I think to repair windows you have to set the windows drive as the boot drive before repair or it may install its boot loader on the sda Ubuntu drive. The way to be sure is to physically disconnect Ubuntu and repair windows.

Once windows is repaired the osprober will find it.


sudo update-grub

XsheepX
March 13th, 2011, 04:32 AM
Because you have two drives and they are SATA you can have two MBR's one with windows and one with Ubuntu's grub.

I think to repair windows you have to set the windows drive as the boot drive before repair or it may install its boot loader on the sda Ubuntu drive. The way to be sure is to physically disconnect Ubuntu and repair windows.

Once windows is repaired the osprober will find it.


sudo update-grub
Yes, exactly. OP, try booting from the other HDD in the BIOS first, and see if it will boot Windoze. If not, try this.

colt247365
March 13th, 2011, 02:19 PM
.

In order to get the effect you want, you need to configure grub to chainload the Windows 7 bootloader. If you're booting automatically into Ubuntu, you have grub installed on the active MBR. It's merely that the grub menu is being hidden by default. This is configurable (and I would recommend changing it).

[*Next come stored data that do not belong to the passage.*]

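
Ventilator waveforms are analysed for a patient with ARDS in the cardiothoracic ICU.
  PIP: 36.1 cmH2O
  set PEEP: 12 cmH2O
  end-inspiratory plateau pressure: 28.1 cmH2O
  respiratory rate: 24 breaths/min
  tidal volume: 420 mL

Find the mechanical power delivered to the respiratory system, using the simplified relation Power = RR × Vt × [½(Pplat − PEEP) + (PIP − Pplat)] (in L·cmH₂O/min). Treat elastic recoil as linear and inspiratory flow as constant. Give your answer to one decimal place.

Per-breath work = Vt × [½(Pplat−PEEP) + (PIP−Pplat)] = 0.420 × [0.5×16.1 + 8.0] = 0.420 × 16.05 = 6.741 L·cmH2O.
Power = 24 × 6.741 = 161.78 L·cmH2O/min.

161.8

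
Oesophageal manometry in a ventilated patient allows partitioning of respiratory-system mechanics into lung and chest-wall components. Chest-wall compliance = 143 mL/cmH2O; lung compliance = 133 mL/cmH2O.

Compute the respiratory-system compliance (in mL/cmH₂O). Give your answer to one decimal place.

Lung and chest wall are elastances in series: 1/Crs = 1/CL + 1/Ccw.
1/Crs = 1/133 + 1/143 = 0.01451.
Crs = 68.918 mL/cmH2O.

68.9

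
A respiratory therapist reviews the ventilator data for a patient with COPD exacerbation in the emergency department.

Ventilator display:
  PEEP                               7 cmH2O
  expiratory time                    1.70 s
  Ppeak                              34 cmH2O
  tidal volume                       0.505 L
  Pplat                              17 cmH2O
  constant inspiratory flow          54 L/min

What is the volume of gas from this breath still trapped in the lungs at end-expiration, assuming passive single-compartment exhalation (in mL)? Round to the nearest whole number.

Flow: 54 L/min ÷ 60 = 0.9 L/s.
R = (PIP − Pplat)/V̇ = (34 − 17) / 0.9 = 17.0/0.9 = 18.889 cmH2O·s/L.
C = Vt/(Pplat − PEEP) = 505.0 / (17 − 7) = 505.0/10.0 = 50.5 mL/cmH2O.
τ = R × C = 18.889 × 0.0505 L/cmH2O = 0.9539 s.
Fraction remaining = e^(−Te/τ) = e^(−1.70/0.9539) = 0.1683.
Trapped volume = 505.0 × 0.1683 = 84.992 mL.

85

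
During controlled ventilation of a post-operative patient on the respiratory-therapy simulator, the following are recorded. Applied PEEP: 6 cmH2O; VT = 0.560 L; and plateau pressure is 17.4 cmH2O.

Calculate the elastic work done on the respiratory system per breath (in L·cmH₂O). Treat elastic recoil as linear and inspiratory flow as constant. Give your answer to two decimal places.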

Hey, you got my GRUB Loader back, thanks! I still boot into Ubuntu fine, but underneath Windows it says

BOOTMGR is missing
Press Ctrl+Alt+Del to restart
_

Do you think if I repair Windows from the disk it should work? EDIT: No dice. FYI I have Windows on my second hard drive as my only partition, so I put

menuentry "Windows 7"
{
insmod ntfs
set root='(hd1,1)'
chainloader +1
}

oldfred
March 13th, 2011, 03:45 PM
If you have not run the windows repairs, it will continue to say bootmgr missing. Typical boot/recovery hidden windows partition has these two files that are missing. Repairs will add them back.

/bootmgr /Boot/BCD

You can run boot script to see if they are in your windows partition. If not you need the repairs. Post #11.